Florida has reported its highest single day spike for COVID-19 deaths and the number of infections in fellow hotspot state Texas has now surpassed 400,000, prompting fears the United States has lost control of the outbreak despite a plateau in cases across the country.
The death toll in Florida increased by 186 on Monday, bringing the total number of deaths in the third-most populous US state to 6,117, according the state’s health department.
It is the the highest single-day spike since the start of the coronavirus pandemic.
Texas, the second-most populous state, added more than 6,000 new cases on Monday, pushing its total to 401,477.
Only three other states – California, Florida and New York – have more than 400,000 total cases.
The widening outbreak has pushed the US death toll from COVID-19 closer to the 150,000 mark. The national death toll rose to 148,298 on Monday, with more than 4.3 million confirmed cases.
The surge in cases in Florida prompted President Donald Trump last week to cancel his Republican Party’s nominating convention events in Jacksonville in late August.

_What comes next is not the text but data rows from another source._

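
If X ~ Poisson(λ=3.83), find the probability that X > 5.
0.188896

We have X ~ Poisson(λ=3.83).

P(X > 5) = 1 - P(X ≤ 5)
                = 1 - F(5)
                = 1 - 0.811104
                = 0.188896

So there's approximately a 18.9% chance that X exceeds 5.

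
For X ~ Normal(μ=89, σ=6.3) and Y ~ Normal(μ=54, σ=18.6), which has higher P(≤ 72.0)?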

Major League Baseball has also postponed some games in its truncated delayed season after a number of Miami Marlins members tested positive for the virus.
There is, however, a glimmer of hope in the data from Texas, where the state health department reported that current hospitalizations due to COVID-19 fell on Monday.
The surges came as new COVID-19 cases across the US have started to decline for the first time in five weeks and the average daily toll of 66,000 infections is now the lowest it has been in 10 days.
Infections have been surging since early June when COVID-19 started spreading rapidly throughout the Sunbelt states and the US recorded single daily highs of more than 77,000 infections.
The US is now showing early signs that surging case numbers may be leveling out with week-over-week tallies showing infections have dropped two percent for the first time after rising steadily for five weeks.
The seven-day average for daily infections this week is now just under 66,000.
The downward trend in cases is prominent in the hotspot states of Florida, Texas, Arizona and California where governors and local officials rolled back reopenings to curb the infection rate. But even as cases start to plateau in those hard-hit states, 22 other states are currently seeing an increase in new infections.
Twenty states are seeing steady case numbers and eight states saw decreases in the number of infections in the last week.
Cases are mostly rising in the Midwest, which public health officials say is a sign the virus is spreading north from the Sunbelt states.
Infections also surged this week in some Northeastern states, like New Jersey, where infections fell after peaking in April.
The states that saw the highest increases compared to the previous week are Hawaii (87.6%), New Jersey (67%), Alaska (64%), Mississippi (52%), Connecticut (45.7%), Nebraska (44%) and Missouri (38.7%).
Meanwhile, deaths across the US have risen for the third straight week with 15 states reporting weekly increases in fatalities for at least two consecutive weeks, according to a Reuters tally of state and county reports.
In Texas, more than 1,000 people died in the last seven days, or 20 percent of the state’s more than 5,000 total deaths.
Deaths increased in the last week in Georgia (89%), Missouri (85%), Kansas (80%), South Carolina (73%), Louisiana (73%), New Mexico (65%) and Nevada (61%).
Even those deaths are rising across the US, they remain well below levels seen in April when an average of 2,000 people a day were dying from the virus.
Health experts have indicated the death toll may not be as bad this time around possibly because a large share of the current cases are younger people, who are less likely to die, and because of advances in treatment and knowledge of the virus.
Deaths are a lagging indicator and can continue to rise weeks after new infections drop. A coronavirus death, when it occurs, typically comes several weeks after a person is first infected.
Dr Deborah Birx, the head of the White House COVID-19 taskforce, has continued to urge states with rising infections to close bars, cut back on indoor dining and to mandate face masks in order to stop the spread of the virus.
She said the surge in cases that has plagued Sunbelt states since Memorial Day is now being seen elsewhere, which is a sign that the virus is now spreading North.
The states with rising cases should be closing bars, cutting back on indoor restaurant capacity and limiting social gatherings to 10 people, Dr Birx warned.
She also said all Americans should be wearing masks when out in public or around other people.
‘We can see what is happening in the South moving North,’ Dr Birx said. ‘We do believe there are states that do need to close their bars.’
Dr Anthony Fauci, a fellow task force member, said there were signs the recent surge could be peaking in hard-hit states like Florida and Texas while other parts of the country may be on the cusp of growing outbreaks.
‘They may be cresting and coming back down,’ Fauci, head of the National Institute of Allergy and Infectious Diseases, told ABC’s Good Morning America regarding the state of the outbreak in several Sunbelt states.
Fauci said there was a ‘very early indication’ that the percentage of coronavirus tests that were positive was starting to rise in other states, such as Ohio, Indiana, Tennessee and Kentucky.